In the heart of Langon, a Gironde town that once thrived on the wine and salt trades, stands a house that encapsulates all the decorative sophistication of the urban bourgeoisie of the late French Renaissance. Listed as a Historic Monument since 2000, it bears witness to an art of living and a taste for ornament that reached its apogee between the 1580s and the first decades of the 17th century. What immediately sets this residence apart is the richness of its eastern façade. Whereas most merchants' houses made do with plain ashlar, the owner of this building called on the services of an ornamentalist who was clearly well versed in Italian Renaissance architecture and Flemish engravings. On the first and second floors, fluted pilasters, split bosses, cushion balls, garlands of foliage and fleshy fruit, grimacing masks and mermaids with intertwined bodies are all part of a composition that is both skilful and exuberant. The building is part of a well-established tradition in Gironde and south-west Aquitaine, where merchant families enriched by trading in Bordeaux wine and Garonne products competed in architectural ostentation to assert their social standing. This house is one of the best-preserved examples of this type of regional urban civil architecture, in which the Mannerist ornamental vocabulary of Italian origin blends with more northerly motifs. The attentive visitor will take the time to stop in front of each bay to decipher this iconographic programme: mermaids, ambivalent figures of seduction and danger, stand side by side with masks - perhaps allegorical representations of the seasons or the winds - and plant motifs evoking abundance and fertility. A veritable cabinet of curiosities carved in stone. While the interior has unfortunately lost almost all of its original decoration, the façade alone is well worth a visit for any lover of late Renaissance architecture and French provincial mannerism.
The urban layout of the house is typical of late 16th-century middle-class residences in south-west Aquitaine: a ground floor, probably originally used for commercial purposes or storage, topped by two habitable levels.

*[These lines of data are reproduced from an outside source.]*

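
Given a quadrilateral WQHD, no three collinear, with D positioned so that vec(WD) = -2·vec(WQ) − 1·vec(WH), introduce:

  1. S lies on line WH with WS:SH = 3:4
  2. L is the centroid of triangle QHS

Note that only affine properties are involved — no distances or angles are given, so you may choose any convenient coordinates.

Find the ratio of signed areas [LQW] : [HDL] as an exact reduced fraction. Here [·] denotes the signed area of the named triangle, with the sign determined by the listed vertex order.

Work in coordinates with W = (0, 0), Q = (1, 0), H = (0, 1), D = (-2, -1).
1. S lies on line WH with WS:SH = 3:4 ⇒ S = (0, 3/7)
2. L is the centroid of triangle QHS ⇒ L = (1/3, 10/21)
2·[LQW] = -10/21, 2·[HDL] = 12/7
[LQW]:[HDL] = -10/21:12/7 = -5/18

[LQW]:[HDL] = -5/18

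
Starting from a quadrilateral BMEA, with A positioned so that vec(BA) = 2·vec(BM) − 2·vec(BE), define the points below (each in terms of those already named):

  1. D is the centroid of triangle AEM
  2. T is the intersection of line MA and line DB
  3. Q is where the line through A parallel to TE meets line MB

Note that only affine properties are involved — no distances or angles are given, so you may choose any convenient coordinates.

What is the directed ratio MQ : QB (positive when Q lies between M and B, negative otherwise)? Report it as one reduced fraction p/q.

MQ:QB = 5/2

Choose coordinates B = (0, 0), M = (1, 0), E = (0, 1), A = (2, -2).
1. D is the centroid of triangle AEM ⇒ D = (1, -1/3)
2. T is the intersection of line MA and line DB ⇒ T = (6/5, -2/5)
3. Q is where the line through A parallel to TE meets line MB ⇒ Q = (2/7, 0)
Q = M + t·(B−M) with t = 5/7, so MQ:QB = t:(1−t) = 5/7:2/7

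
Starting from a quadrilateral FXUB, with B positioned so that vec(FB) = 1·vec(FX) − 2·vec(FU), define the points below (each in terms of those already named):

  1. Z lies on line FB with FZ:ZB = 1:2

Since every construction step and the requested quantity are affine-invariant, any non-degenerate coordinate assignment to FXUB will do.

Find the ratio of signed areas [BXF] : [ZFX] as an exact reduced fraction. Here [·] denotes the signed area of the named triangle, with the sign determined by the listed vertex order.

[BXF]:[ZFX] = -3

Work in coordinates with F = (0, 0), X = (1, 0), U = (0, 1), B = (1, -2).
1. Z lies on line FB with FZ:ZB = 1:2 ⇒ Z = (1/3, -2/3)
2·[BXF] = 2, 2·[ZFX] = -2/3
[BXF]:[ZFX] = 2:-2/3 = -3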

It is on the east facade - the main facade facing the street - that most of the architectural interest is concentrated. The sculpted decoration on the first and second floors is the centrepiece of the building. The bays - probably transoms or mullioned windows - are framed by fluted pilasters with composite capitals, treated in the pure vocabulary of the Italianate Renaissance as disseminated in France by the engravings of Jacques Androuet du Cerceau and his contemporaries. The rusticated, folded panels that enliven the overmantels and frames add a plastic dimension and Mannerist vigour to the composition. The bays are topped with pediments or crowns adorned with cushion balls - a typically Renaissance motif - and garlands of foliage and fruit, motifs borrowed from the repertoire of Roman antiquity revisited by the Renaissance. The sculpted masks, sometimes grimacing and sometimes smiling, and the mermaids with female bodies ending in intertwined fish tails, bear witness to a skilful iconography combining mythological references and moral symbolism. The materials used are those of the Gironde building tradition: local limestone, soft to work with but with a beautiful chromatic coherence, is used for both the structure and the sculpted decoration.